A certified copy of this entry shall constitute the mandate pursuant to Rule 27 of the Rules of Appellate Procedure.
Cooney, J., and Corrigan, J., Concur.
I. The trial court erred by denying Wagenheim's Motion for Summary Judgment because the Assignment and Assumption Agreement constituted a novation substituting Wagenheim with Xonex as Guarantor, thereby relieving Wagenheim of any obligations under the 1993 Guaranty of Lease.
II. The trial court erred by granting Parkway Summary Judgment because, at a minimum, genuine issues of material fact exist as to whether the assumption agreement was a novation replacing Wagenheim as Guarantor with Xonex.
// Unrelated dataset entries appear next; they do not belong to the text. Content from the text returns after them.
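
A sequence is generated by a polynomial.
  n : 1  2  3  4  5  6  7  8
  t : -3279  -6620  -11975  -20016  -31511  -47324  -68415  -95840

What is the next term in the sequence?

Δ: -3341 , -5355 , -8041 , -11495 , -15813 , -21091 , -27425
Δ²: -2014 , -2686 , -3454 , -4318 , -5278 , -6334
Δ³: -672 , -768 , -864 , -960 , -1056
Δ⁴: -96 , -96 , -96 , -96
Constant fourth difference = -96, so extend:
-1056 − 96 = -1152;  -6334 − 1152 = -7486;  -27425 − 7486 = -34911;  -95840 − 34911 = -130751

-130751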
III. The trial court erred by granting Parkway Summary Judgment because evidence exists that Parkway waived any rights it may have had against Wagenheim after execution of the Assumption Agreement and after NSI's breach of Assumption Agreement.
IV. The trial court erred by granting Parkway Summary Judgment because Parkway's representations after execution of the Assumption Agreement establish that Parkway is equitably estopped from asserting its claimed rights against Wagenheim.
V. The trial court erred by granting a monetary judgment against Wagenheim without considering evidence of Parkway's failure to mitigate its damages, the effect of Custom Zone's occupancy of the premises, and Wagenheim's set-off claims against Parkway.